If you lack resources, take it slow. Unless your data has been breached or you have noticed a concerning increase in DSRs, there is no reason for your organization to rush through compliance. In practice, much like acquiring a security certification that is not legally required, GDPR compliance is something many companies still carry out to sign a new contract. Determine what documents and product functionalities these customers want to see first. When data mapping, leave no stone unturned and keep track of the compliance gaps that you think require more than 12 months to close. Do not minimize in any way the depth of your inventories or their accuracy. If you automate anything, keep a human in the loop, ensuring this human knows what they are doing.
Takeaway
If you are being pitched a compliance management solution with “our platform allows you to send awesome questionnaires to your staff” ; ask yourself what lack-of-ownership risks this tool introduces and what dynamic DPO and project manager duo has been assigned to own your compliance.
Conclusion
Use the following questions to informally assess the degree of alignment that exists between your business, product, analysts, architects, and developers on matters of data protection and governance. Invite your DPO or legal counsel to the call to sit quietly and take notes. What they hear should shape their compliance roadmap and save you years of inefficiencies.

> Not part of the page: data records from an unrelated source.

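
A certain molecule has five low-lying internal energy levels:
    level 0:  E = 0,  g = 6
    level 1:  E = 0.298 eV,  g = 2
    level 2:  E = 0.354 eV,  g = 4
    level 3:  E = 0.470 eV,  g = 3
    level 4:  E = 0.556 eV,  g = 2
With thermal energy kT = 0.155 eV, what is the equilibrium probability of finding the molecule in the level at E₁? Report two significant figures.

Eᵢ/kT = 0, 1.923, 2.284, 3.032, 3.587.
Z = Σ gᵢe^(−Eᵢ/kT) = 6·e^(−0) + 2·e^(−1.923) + 4·e^(−2.284) + 3·e^(−3.032) + 2·e^(−3.587) = 6.000 + 0.2923 + 0.4075 + 0.1447 + 0.05536 = 6.900.
P₁ = g₁ e^(−E₁/kT) / Z = 0.2923/6.900 = 0.042.

0.042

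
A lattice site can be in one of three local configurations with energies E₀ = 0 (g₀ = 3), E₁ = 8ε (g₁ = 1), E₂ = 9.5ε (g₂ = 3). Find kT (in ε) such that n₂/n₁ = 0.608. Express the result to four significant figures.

0.9397 ε

n₂/n₁ = (g₂/g₁) exp[−(E₂−E₁)/kT] = 0.608.
⇒ (E₂−E₁)/kT = ln((3/1)/0.608) = ln(4.93421) = 1.59619.
kT = 1.5ε / 1.59619 = 0.9397 ε.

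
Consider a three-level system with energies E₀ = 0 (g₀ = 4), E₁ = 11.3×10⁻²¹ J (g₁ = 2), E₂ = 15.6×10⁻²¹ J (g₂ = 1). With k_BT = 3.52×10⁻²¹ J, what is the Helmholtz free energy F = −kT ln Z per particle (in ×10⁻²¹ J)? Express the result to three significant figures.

Eᵢ/kT = 0, 3.2102, 4.4318.
Z = Σ gᵢe^(−Eᵢ/kT) = 4·e^(−0) + 2·e^(−3.2102) + 1·e^(−4.4318) = 4.0000 + 0.080697 + 0.011893 = 4.0926.
F = −kT ln Z = −3.52 × ln(4.0926) = −3.52 × 1.4092 = -4.96 ×10⁻²¹ J.

-4.96 ×10⁻²¹ J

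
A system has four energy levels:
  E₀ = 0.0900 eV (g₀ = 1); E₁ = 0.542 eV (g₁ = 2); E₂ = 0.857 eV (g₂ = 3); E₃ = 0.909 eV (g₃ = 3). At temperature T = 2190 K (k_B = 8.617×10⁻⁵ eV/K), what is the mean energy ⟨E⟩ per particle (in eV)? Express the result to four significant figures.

0.2109 eV

k_BT = 8.617×10⁻⁵ × 2190 K = 0.188712 eV.
Eᵢ/kT = 0.476917, 2.87210, 4.54131, 4.81686.
Z = Σ gᵢe^(−Eᵢ/kT) = 1·e^(−0.476917) + 2·e^(−2.87210) + 3·e^(−4.54131) + 3·e^(−4.81686) = 0.620694 + 0.113160 + 0.0319783 + 0.0242765 = 0.790109.
⟨E⟩ = Σ Eᵢ gᵢe^(−Eᵢ/kT) / Z = (0.0900·0.620694 + 0.542·0.113160 + 0.857·0.0319783 + 0.909·0.0242765) / 0.790109 = 0.2109 eV.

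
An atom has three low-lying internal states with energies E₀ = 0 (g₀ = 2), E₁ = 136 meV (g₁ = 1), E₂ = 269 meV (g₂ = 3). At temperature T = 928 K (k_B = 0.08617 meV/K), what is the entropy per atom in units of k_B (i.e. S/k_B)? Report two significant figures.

k_BT = 0.08617 × 928 K = 79.97 meV.
Eᵢ/kT = 0, 1.701, 3.364.
Z = Σ gᵢe^(−Eᵢ/kT) = 2·e^(−0) + 1·e^(−1.701) + 3·e^(−3.364) = 2.000 + 0.1825 + 0.1038 = 2.286.
⟨E⟩ = Σ EᵢPᵢ = 23.07 meV.
S/k_B = ln Z + ⟨E⟩/kT = ln(2.286) + 23.07/79.97 = 0.8268 + 0.2885 = 1.1.

1.1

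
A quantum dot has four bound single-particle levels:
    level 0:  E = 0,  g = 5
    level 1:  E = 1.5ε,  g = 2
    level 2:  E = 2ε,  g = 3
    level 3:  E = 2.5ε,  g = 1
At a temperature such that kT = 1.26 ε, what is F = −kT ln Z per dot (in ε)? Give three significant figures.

Eᵢ/kT = 0, 1.1905, 1.5873, 1.9841.
Z = Σ gᵢe^(−Eᵢ/kT) = 5·e^(−0) + 2·e^(−1.1905) + 3·e^(−1.5873) + 1·e^(−1.9841) = 5.0000 + 0.60814 + 0.61343 + 0.13750 = 6.3591.
F = −kT ln Z = −1.26 × ln(6.3591) = −1.26 × 1.8499 = -2.33 ε.

-2.33 ε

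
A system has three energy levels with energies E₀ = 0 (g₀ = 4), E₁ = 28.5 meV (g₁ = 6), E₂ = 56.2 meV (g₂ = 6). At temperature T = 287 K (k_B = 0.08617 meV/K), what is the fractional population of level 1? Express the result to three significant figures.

0.291

k_BT = 0.08617 × 287 K = 24.731 meV.
Eᵢ/kT = 0, 1.1524, 2.2725.
Z = Σ gᵢe^(−Eᵢ/kT) = 4·e^(−0) + 6·e^(−1.1524) + 6·e^(−2.2725) = 4.0000 + 1.8953 + 0.61833 = 6.5136.
P₁ = g₁ e^(−E₁/kT) / Z = 1.8953/6.5136 = 0.291.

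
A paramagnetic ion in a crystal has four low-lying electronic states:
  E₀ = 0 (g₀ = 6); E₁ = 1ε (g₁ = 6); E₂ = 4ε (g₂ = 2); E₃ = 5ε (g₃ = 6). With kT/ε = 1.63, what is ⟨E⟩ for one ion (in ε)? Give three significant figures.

0.550 ε

Eᵢ/kT = 0, 0.61350, 2.4540, 3.0675.
Z = Σ gᵢe^(−Eᵢ/kT) = 6·e^(−0) + 6·e^(−0.61350) + 2·e^(−2.4540) + 6·e^(−3.0675) = 6.0000 + 3.2487 + 0.17190 + 0.27922 = 9.6998.
⟨E⟩ = Σ Eᵢ gᵢe^(−Eᵢ/kT) / Z = (0·6.0000 + 1·3.2487 + 4·0.17190 + 5·0.27922) / 9.6998 = 0.550 ε.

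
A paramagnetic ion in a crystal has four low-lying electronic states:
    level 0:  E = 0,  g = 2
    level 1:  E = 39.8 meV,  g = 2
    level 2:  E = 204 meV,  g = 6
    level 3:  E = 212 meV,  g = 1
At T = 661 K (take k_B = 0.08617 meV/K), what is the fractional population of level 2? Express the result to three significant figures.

k_BT = 0.08617 × 661 K = 56.958 meV.
Eᵢ/kT = 0, 0.69876, 3.5816, 3.7220.
Z = Σ gᵢe^(−Eᵢ/kT) = 2·e^(−0) + 2·e^(−0.69876) + 6·e^(−3.5816) + 1·e^(−3.7220) = 2.0000 + 0.99440 + 0.16699 + 0.024186 = 3.1856.
P₂ = g₂ e^(−E₂/kT) / Z = 0.16699/3.1856 = 0.0524.

0.0524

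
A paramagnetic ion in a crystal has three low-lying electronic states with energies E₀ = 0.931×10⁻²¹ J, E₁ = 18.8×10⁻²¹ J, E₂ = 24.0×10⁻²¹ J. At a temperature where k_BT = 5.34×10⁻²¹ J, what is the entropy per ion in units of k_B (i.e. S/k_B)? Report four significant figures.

0.2146

Eᵢ/kT = 0.174345, 3.52060, 4.49438.
Z = Σ e^(−Eᵢ/kT) = e^(−0.174345) + e^(−3.52060) + e^(−4.49438) = 0.840007 + 0.0295817 + 0.0111716 = 0.880760.
⟨E⟩ = Σ EᵢPᵢ = 1.82377 ×10⁻²¹ J.
S/k_B = ln Z + ⟨E⟩/kT = ln(0.880760) + 1.82377/5.34 = -0.126970 + 0.341530 = 0.2146.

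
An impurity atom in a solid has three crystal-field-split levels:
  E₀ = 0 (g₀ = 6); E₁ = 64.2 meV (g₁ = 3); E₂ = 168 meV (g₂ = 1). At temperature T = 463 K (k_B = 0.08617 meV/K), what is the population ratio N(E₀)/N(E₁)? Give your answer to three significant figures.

10.0

k_BT = 0.08617 × 463 K = 39.897 meV.
n₀/n₁ = (g₀/g₁) exp[−(E₀−E₁)/kT] = (6/3) × exp(−(-64.2 meV)/(39.897 meV)) = (6/3) × exp(1.6091) = 10.0.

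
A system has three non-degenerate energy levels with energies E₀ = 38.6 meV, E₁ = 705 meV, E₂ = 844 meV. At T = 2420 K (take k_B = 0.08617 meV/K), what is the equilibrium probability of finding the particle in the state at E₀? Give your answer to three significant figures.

k_BT = 0.08617 × 2420 K = 208.53 meV.
Eᵢ/kT = 0.18511, 3.3808, 4.0474.
Z = Σ e^(−Eᵢ/kT) = e^(−0.18511) + e^(−3.3808) + e^(−4.0474) = 0.83101 + 0.034020 + 0.017468 = 0.88250.
P₀ = e^(−E₀/kT) / Z = 0.83101/0.88250 = 0.942.

0.942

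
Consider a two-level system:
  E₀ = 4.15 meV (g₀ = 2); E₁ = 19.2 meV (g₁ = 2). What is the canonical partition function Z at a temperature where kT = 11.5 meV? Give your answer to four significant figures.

Eᵢ/kT = 0.360870, 1.66957.
Z = Σ gᵢe^(−Eᵢ/kT) = 2·e^(−0.360870) + 2·e^(−1.66957) = 1.39414 + 0.376656 = 1.77080.

Z = 1.771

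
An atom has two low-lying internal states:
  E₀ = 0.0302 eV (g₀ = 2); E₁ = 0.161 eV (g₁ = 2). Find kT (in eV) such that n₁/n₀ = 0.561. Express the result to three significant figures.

n₁/n₀ = (g₁/g₀) exp[−(E₁−E₀)/kT] = 0.561.
⇒ (E₁−E₀)/kT = ln((2/2)/0.561) = ln(1.7825) = 0.57802.
kT = 0.1308 eV / 0.57802 = 0.226 eV.

0.226 eV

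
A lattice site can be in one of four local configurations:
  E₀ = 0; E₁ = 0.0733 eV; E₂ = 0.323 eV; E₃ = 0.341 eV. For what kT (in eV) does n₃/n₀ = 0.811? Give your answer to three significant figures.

1.63 eV

n₃/n₀ = exp[−(E₃−E₀)/kT] = 0.811.
⇒ (E₃−E₀)/kT = ln(1/0.811) = ln(1.2330) = 0.20945.
kT = 0.341 eV / 0.20945 = 1.63 eV.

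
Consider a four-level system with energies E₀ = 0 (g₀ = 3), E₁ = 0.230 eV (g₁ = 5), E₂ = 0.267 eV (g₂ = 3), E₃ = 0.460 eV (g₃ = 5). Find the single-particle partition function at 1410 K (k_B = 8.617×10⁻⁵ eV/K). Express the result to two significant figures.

k_BT = 8.617×10⁻⁵ × 1410 K = 0.1215 eV.
Eᵢ/kT = 0, 1.893, 2.198, 3.786.
Z = Σ gᵢe^(−Eᵢ/kT) = 3·e^(−0) + 5·e^(−1.893) + 3·e^(−2.198) + 5·e^(−3.786) = 3.000 + 0.7531 + 0.3331 + 0.1134 = 4.200.

Z = 4.2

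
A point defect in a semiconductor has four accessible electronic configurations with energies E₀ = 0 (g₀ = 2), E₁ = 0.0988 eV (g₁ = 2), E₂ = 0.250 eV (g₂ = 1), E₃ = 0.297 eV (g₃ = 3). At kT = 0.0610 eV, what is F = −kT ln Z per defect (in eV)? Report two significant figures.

-0.054 eV

Eᵢ/kT = 0, 1.620, 4.098, 4.869.
Z = Σ gᵢe^(−Eᵢ/kT) = 2·e^(−0) + 2·e^(−1.620) + 1·e^(−4.098) + 3·e^(−4.869) = 2.000 + 0.3958 + 0.01661 + 0.02304 = 2.435.
F = −kT ln Z = −0.0610 × ln(2.435) = −0.0610 × 0.8899 = -0.054 eV.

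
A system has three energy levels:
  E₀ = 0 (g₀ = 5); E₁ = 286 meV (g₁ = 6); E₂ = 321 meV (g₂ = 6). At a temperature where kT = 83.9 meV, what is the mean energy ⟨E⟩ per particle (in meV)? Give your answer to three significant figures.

Eᵢ/kT = 0, 3.4088, 3.8260.
Z = Σ gᵢe^(−Eᵢ/kT) = 5·e^(−0) + 6·e^(−3.4088) + 6·e^(−3.8260) = 5.0000 + 0.19849 + 0.13078 = 5.3293.
⟨E⟩ = Σ Eᵢ gᵢe^(−Eᵢ/kT) / Z = (0·5.0000 + 286·0.19849 + 321·0.13078) / 5.3293 = 18.5 meV.

18.5 meV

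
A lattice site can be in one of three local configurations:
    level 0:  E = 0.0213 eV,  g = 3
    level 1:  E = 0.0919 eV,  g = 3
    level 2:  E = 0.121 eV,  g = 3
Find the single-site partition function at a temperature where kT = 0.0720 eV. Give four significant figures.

Z = 3.628

Eᵢ/kT = 0.295833, 1.27639, 1.68056.
Z = Σ gᵢe^(−Eᵢ/kT) = 3·e^(−0.295833) + 3·e^(−1.27639) + 3·e^(−1.68056) = 2.23173 + 0.837128 + 0.558809 = 3.62767.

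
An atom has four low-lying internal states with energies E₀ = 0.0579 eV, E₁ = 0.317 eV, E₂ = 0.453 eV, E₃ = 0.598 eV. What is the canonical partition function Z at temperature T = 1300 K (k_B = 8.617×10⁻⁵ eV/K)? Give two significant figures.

Z = 0.68

k_BT = 8.617×10⁻⁵ × 1300 K = 0.1120 eV.
Eᵢ/kT = 0.5170, 2.830, 4.045, 5.339.
Z = Σ e^(−Eᵢ/kT) = e^(−0.5170) + e^(−2.830) + e^(−4.045) + e^(−5.339) = 0.5963 + 0.05901 + 0.01751 + 0.004801 = 0.6776.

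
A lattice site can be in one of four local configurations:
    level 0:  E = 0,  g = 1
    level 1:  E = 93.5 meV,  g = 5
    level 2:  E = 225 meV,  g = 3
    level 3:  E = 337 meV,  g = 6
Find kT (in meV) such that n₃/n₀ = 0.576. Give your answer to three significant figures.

n₃/n₀ = (g₃/g₀) exp[−(E₃−E₀)/kT] = 0.576.
⇒ (E₃−E₀)/kT = ln((6/1)/0.576) = ln(10.417) = 2.3434.
kT = 337 meV / 2.3434 = 144 meV.

144 meV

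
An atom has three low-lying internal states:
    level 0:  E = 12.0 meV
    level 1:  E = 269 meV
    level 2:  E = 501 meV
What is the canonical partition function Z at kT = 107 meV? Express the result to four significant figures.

Eᵢ/kT = 0.112150, 2.51402, 4.68224.
Z = Σ e^(−Eᵢ/kT) = e^(−0.112150) + e^(−2.51402) + e^(−4.68224) = 0.893910 + 0.0809422 + 0.00925825 = 0.984110.

Z = 0.9841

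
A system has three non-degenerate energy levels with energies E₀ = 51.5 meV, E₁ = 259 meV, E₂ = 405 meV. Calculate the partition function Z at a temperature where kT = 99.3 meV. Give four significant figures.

Eᵢ/kT = 0.518630, 2.60826, 4.07855.
Z = Σ e^(−Eᵢ/kT) = e^(−0.518630) + e^(−2.60826) + e^(−4.07855) = 0.595336 + 0.0736626 + 0.0169320 = 0.685931.

Z = 0.6859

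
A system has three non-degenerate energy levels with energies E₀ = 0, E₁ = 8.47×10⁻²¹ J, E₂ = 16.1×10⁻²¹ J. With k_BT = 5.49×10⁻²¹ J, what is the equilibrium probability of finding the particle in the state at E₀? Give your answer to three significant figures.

Eᵢ/kT = 0, 1.5428, 2.9326.
Z = Σ e^(−Eᵢ/kT) = e^(−0) + e^(−1.5428) + e^(−2.9326) = 1.0000 + 0.21378 + 0.053258 = 1.2670.
P₀ = e^(−E₀/kT) / Z = 1.0000/1.2670 = 0.789.

0.789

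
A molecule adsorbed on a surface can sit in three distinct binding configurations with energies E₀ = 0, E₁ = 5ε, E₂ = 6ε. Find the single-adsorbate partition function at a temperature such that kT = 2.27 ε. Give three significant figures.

Z = 1.18

Eᵢ/kT = 0, 2.2026, 2.6432.
Z = Σ e^(−Eᵢ/kT) = e^(−0) + e^(−2.2026) + e^(−2.6432) = 1.0000 + 0.11052 + 0.071133 = 1.1817.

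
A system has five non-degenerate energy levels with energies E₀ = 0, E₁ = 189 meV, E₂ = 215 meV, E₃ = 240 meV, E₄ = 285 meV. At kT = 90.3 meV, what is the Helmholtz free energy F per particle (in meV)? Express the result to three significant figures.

Eᵢ/kT = 0, 2.0930, 2.3810, 2.6578, 3.1561.
Z = Σ e^(−Eᵢ/kT) = e^(−0) + e^(−2.0930) + e^(−2.3810) + e^(−2.6578) + e^(−3.1561) = 1.0000 + 0.12332 + 0.092458 + 0.070102 + 0.042592 = 1.3285.
F = −kT ln Z = −90.3 × ln(1.3285) = −90.3 × 0.28405 = -25.6 meV.

-25.6 meV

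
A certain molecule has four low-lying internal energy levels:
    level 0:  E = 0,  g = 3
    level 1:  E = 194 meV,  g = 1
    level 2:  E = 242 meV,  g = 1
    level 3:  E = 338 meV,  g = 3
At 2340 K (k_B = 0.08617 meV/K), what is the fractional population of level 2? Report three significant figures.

k_BT = 0.08617 × 2340 K = 201.64 meV.
Eᵢ/kT = 0, 0.96211, 1.2002, 1.6763.
Z = Σ gᵢe^(−Eᵢ/kT) = 3·e^(−0) + 1·e^(−0.96211) + 1·e^(−1.2002) + 3·e^(−1.6763) = 3.0000 + 0.38209 + 0.30113 + 0.56119 = 4.2444.
P₂ = g₂ e^(−E₂/kT) / Z = 0.30113/4.2444 = 0.0709.

0.0709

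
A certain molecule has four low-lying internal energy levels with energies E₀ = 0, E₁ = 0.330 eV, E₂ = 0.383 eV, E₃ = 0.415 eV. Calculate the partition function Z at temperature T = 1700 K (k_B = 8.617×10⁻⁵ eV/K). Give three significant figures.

k_BT = 8.617×10⁻⁵ × 1700 K = 0.14649 eV.
Eᵢ/kT = 0, 2.2527, 2.6145, 2.8330.
Z = Σ e^(−Eᵢ/kT) = e^(−0) + e^(−2.2527) + e^(−2.6145) + e^(−2.8330) = 1.0000 + 0.10512 + 0.073204 + 0.058836 = 1.2372.

Z = 1.24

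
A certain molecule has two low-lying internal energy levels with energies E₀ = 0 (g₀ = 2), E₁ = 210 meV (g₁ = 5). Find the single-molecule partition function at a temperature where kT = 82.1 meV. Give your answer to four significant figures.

Z = 2.387

Eᵢ/kT = 0, 2.55786.
Z = Σ gᵢe^(−Eᵢ/kT) = 2·e^(−0) + 5·e^(−2.55786) = 2.00000 + 0.387352 = 2.38735.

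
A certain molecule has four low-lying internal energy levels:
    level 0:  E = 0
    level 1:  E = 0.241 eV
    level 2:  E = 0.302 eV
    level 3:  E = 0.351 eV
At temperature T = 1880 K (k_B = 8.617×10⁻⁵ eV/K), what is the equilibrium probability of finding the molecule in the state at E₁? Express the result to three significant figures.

0.151

k_BT = 8.617×10⁻⁵ × 1880 K = 0.16200 eV.
Eᵢ/kT = 0, 1.4877, 1.8642, 2.1667.
Z = Σ e^(−Eᵢ/kT) = e^(−0) + e^(−1.4877) + e^(−1.8642) + e^(−2.1667) = 1.0000 + 0.22589 + 0.15502 + 0.11456 = 1.4955.
P₁ = e^(−E₁/kT) / Z = 0.22589/1.4955 = 0.151.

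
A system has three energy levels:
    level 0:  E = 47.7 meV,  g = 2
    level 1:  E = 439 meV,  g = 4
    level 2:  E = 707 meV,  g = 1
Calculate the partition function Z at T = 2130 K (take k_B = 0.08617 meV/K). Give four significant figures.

Z = 1.929

k_BT = 0.08617 × 2130 K = 183.542 meV.
Eᵢ/kT = 0.259886, 2.39182, 3.85198.
Z = Σ gᵢe^(−Eᵢ/kT) = 2·e^(−0.259886) + 4·e^(−2.39182) + 1·e^(−3.85198) = 1.54228 + 0.365852 + 0.0212376 = 1.92937.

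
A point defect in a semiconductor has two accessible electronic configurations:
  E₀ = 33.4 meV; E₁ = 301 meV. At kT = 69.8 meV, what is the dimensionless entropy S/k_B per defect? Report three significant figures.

Eᵢ/kT = 0.47851, 4.3123.
Z = Σ e^(−Eᵢ/kT) = e^(−0.47851) + e^(−4.3123) = 0.61971 + 0.013403 = 0.63311.
⟨E⟩ = Σ EᵢPᵢ = 39.065 meV.
S/k_B = ln Z + ⟨E⟩/kT = ln(0.63311) + 39.065/69.8 = -0.45711 + 0.55967 = 0.103.

0.103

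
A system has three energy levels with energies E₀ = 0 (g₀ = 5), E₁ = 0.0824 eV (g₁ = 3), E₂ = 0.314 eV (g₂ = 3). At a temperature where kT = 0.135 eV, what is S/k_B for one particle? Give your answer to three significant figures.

2.18

Eᵢ/kT = 0, 0.61037, 2.3259.
Z = Σ gᵢe^(−Eᵢ/kT) = 5·e^(−0) + 3·e^(−0.61037) + 3·e^(−2.3259) = 5.0000 + 1.6294 + 0.29309 = 6.9225.
⟨E⟩ = Σ EᵢPᵢ = 0.032689 eV.
S/k_B = ln Z + ⟨E⟩/kT = ln(6.9225) + 0.032689/0.135 = 1.9348 + 0.24214 = 2.18.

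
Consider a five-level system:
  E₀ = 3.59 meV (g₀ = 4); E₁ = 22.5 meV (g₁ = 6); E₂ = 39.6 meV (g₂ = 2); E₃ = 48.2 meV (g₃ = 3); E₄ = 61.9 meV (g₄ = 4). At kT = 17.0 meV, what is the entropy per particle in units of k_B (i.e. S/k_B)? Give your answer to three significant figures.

2.45

Eᵢ/kT = 0.21118, 1.3235, 2.3294, 2.8353, 3.6412.
Z = Σ gᵢe^(−Eᵢ/kT) = 4·e^(−0.21118) + 6·e^(−1.3235) + 2·e^(−2.3294) + 3·e^(−2.8353) + 4·e^(−3.6412) = 3.2385 + 1.5972 + 0.19471 + 0.17610 + 0.10488 = 5.3114.
⟨E⟩ = Σ EᵢPᵢ = 13.227 meV.
S/k_B = ln Z + ⟨E⟩/kT = ln(5.3114) + 13.227/17.0 = 1.6699 + 0.77806 = 2.45.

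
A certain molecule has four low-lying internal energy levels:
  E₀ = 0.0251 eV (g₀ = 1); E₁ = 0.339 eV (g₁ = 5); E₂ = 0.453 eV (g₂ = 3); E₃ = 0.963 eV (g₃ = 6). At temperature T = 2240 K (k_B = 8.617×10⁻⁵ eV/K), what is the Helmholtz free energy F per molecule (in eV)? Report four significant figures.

k_BT = 8.617×10⁻⁵ × 2240 K = 0.193021 eV.
Eᵢ/kT = 0.130038, 1.75629, 2.34689, 4.98909.
Z = Σ gᵢe^(−Eᵢ/kT) = 1·e^(−0.130038) + 5·e^(−1.75629) + 3·e^(−2.34689) + 6·e^(−4.98909) = 0.878062 + 0.863422 + 0.286999 + 0.0408712 = 2.06935.
F = −kT ln Z = −0.193021 × ln(2.06935) = −0.193021 × 0.727235 = -0.1404 eV.

-0.1404 eV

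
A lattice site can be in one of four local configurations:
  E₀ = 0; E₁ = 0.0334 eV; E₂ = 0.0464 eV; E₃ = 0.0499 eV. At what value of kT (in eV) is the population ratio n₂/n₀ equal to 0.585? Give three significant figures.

n₂/n₀ = exp[−(E₂−E₀)/kT] = 0.585.
⇒ (E₂−E₀)/kT = ln(1/0.585) = ln(1.7094) = 0.53614.
kT = 0.0464 eV / 0.53614 = 0.0865 eV.

0.0865 eV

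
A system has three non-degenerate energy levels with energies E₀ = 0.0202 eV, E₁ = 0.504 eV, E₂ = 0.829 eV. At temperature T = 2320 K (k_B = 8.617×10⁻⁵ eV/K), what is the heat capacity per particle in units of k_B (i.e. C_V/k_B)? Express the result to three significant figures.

0.663

k_BT = 8.617×10⁻⁵ × 2320 K = 0.19991 eV.
Eᵢ/kT = 0.10105, 2.5211, 4.1469.
Z = Σ e^(−Eᵢ/kT) = e^(−0.10105) + e^(−2.5211) + e^(−4.1469) = 0.90389 + 0.080371 + 0.015813 = 1.0001.
⟨E⟩ = 0.071867 eV, ⟨E²⟩ = 0.031649 eV².
C_V/k_B = (⟨E²⟩ − ⟨E⟩²)/(kT)² = (0.031649 − 0.0051649)/0.039964 = 0.663.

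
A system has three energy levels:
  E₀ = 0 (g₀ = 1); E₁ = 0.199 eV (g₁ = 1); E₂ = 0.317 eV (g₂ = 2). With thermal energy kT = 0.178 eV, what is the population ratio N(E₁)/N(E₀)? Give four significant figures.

n₁/n₀ = (g₁/g₀) exp[−(E₁−E₀)/kT] = (1/1) × exp(−(0.199 eV)/(0.178 eV)) = (1/1) × exp(-1.11798) = 0.3269.

0.3269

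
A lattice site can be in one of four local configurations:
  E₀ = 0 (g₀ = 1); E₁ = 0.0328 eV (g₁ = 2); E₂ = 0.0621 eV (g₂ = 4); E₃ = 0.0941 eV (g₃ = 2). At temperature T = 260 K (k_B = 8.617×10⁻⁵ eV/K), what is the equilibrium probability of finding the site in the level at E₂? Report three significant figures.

0.144

k_BT = 8.617×10⁻⁵ × 260 K = 0.022404 eV.
Eᵢ/kT = 0, 1.4640, 2.7718, 4.2001.
Z = Σ gᵢe^(−Eᵢ/kT) = 1·e^(−0) + 2·e^(−1.4640) + 4·e^(−2.7718) + 2·e^(−4.2001) = 1.0000 + 0.46262 + 0.25020 + 0.029988 = 1.7428.
P₂ = g₂ e^(−E₂/kT) / Z = 0.25020/1.7428 = 0.144.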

- Do our security risk assessments only focus on the impact to security and our ISMS or do they also acknowledge the possible impact of breaches on data subjects?
- Do we anonymize data? How do we explain it internally and to the world?
- Do we know precisely which data processing activities we perform based on consent and legitimate interest? Do we fully control the opt-in and opt-out related to these two?
- Is any processing relying on user consent actually necessary?
- Do we call our privacy notice a privacy policy? Do we know why?
- Have we purchased data from a broker? Do we fully own the underlying data protection requirements?